New Release: LLaMA
Besides being up to 65B parameters model, LLaMA stands out being built on open-source training data, therefore the models are made available to researchers, while its target competitor OpenAI's GPT-3 is not open.
Here are a few Meta employees tweeting about it.
Guillaume Lample, @GuillaumeLample
Today we release LLaMA, 4 foundation models ranging from 7B to 65B parameters.
LLaMA-13B outperforms OPT and GPT-3 175B on most benchmarks.
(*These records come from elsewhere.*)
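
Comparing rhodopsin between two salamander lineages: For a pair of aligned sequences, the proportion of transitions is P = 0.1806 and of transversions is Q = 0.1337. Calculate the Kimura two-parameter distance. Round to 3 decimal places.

0.419

Under the Kimura two-parameter model, d = −½ ln(1 − 2P − Q) − ¼ ln(1 − 2Q).
1 − 2P − Q = 0.5051, giving −½ ln(0.5051) = 0.341499.
1 − 2Q = 0.7326, giving −¼ ln(0.7326) = 0.077789.
d = 0.341499 + 0.077789 = 0.419288.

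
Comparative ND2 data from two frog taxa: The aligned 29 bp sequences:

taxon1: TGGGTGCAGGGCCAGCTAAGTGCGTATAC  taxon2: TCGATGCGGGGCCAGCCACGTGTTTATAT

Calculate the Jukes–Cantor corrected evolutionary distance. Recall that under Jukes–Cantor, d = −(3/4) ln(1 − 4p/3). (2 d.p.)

The sequences differ at 8 of 29 sites (2, 4, 8, 17, 19, 23, 24, 29), so p = 8/29 ≈ 0.275862.
d = −(3/4) ln(1 − 4p/3) = −0.75 ln(1 − 0.367816) = −0.75 ln(0.632184)
  = −0.75 × (-0.458575) = 0.343931 substitutions/site.

0.34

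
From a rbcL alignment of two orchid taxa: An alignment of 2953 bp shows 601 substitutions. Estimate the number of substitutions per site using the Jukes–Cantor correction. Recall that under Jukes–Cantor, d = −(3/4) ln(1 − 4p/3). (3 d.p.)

0.237

p = 601/2953 ≈ 0.203522.
d = −(3/4) ln(1 − 4p/3) = −0.75 ln(1 − 0.271363) = −0.75 ln(0.728637)
  = −0.75 × (-0.316580) = 0.237435 substitutions/site.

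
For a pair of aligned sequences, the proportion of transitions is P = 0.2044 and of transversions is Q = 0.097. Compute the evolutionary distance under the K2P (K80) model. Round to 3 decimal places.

0.406

Under the Kimura two-parameter model, d = −½ ln(1 − 2P − Q) − ¼ ln(1 − 2Q).
1 − 2P − Q = 0.4942, giving −½ ln(0.4942) = 0.352407.
1 − 2Q = 0.806, giving −¼ ln(0.806) = 0.053918.
d = 0.352407 + 0.053918 = 0.406325.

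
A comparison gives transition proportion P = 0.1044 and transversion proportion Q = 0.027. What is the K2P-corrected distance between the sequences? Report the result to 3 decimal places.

Under the Kimura two-parameter model, d = −½ ln(1 − 2P − Q) − ¼ ln(1 − 2Q).
1 − 2P − Q = 0.7642, giving −½ ln(0.7642) = 0.134463.
1 − 2Q = 0.946, giving −¼ ln(0.946) = 0.013878.
d = 0.134463 + 0.013878 = 0.148341.

0.148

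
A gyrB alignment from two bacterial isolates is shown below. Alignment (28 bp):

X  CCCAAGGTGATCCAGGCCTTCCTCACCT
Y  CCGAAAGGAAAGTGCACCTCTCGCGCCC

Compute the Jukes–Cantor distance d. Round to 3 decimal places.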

LLaMA-65B is competitive with Chinchilla 70B and PaLM 540B.
The weights for all models are open and available at https://research.facebook.com/publications/llama-open-and-efficient-foundation-language-models/
Joelle Pineau, @jpineau1
Introducing LLaMA: A foundational, 65-billion-parameter large language model
And an analysis by non-Meta employee.
Guido Appenzeller, @appenz
1/5 Meta launched their GPT-3 competitor LLaMA today. Here is a quick analysis of how it stacks up, how open it is and how it changes the industry landscape.
Community: Stability AI
Stability AI, @StabilityAI, started an effort (i.e. a newsletter on substack) to share what the community is creating. I think this is a great idea.
Their first is an EXCLUSIVE interview w/ THE amazing @remi_molettee
Tutorial:
Misha Laskin, @MishaLaskin
Starting a blog about the engineering + scientific ideas behind training large models (e.g. transformers).
First post covers data parallelism, a simple and common technique for parallelizing computation across multiple devices.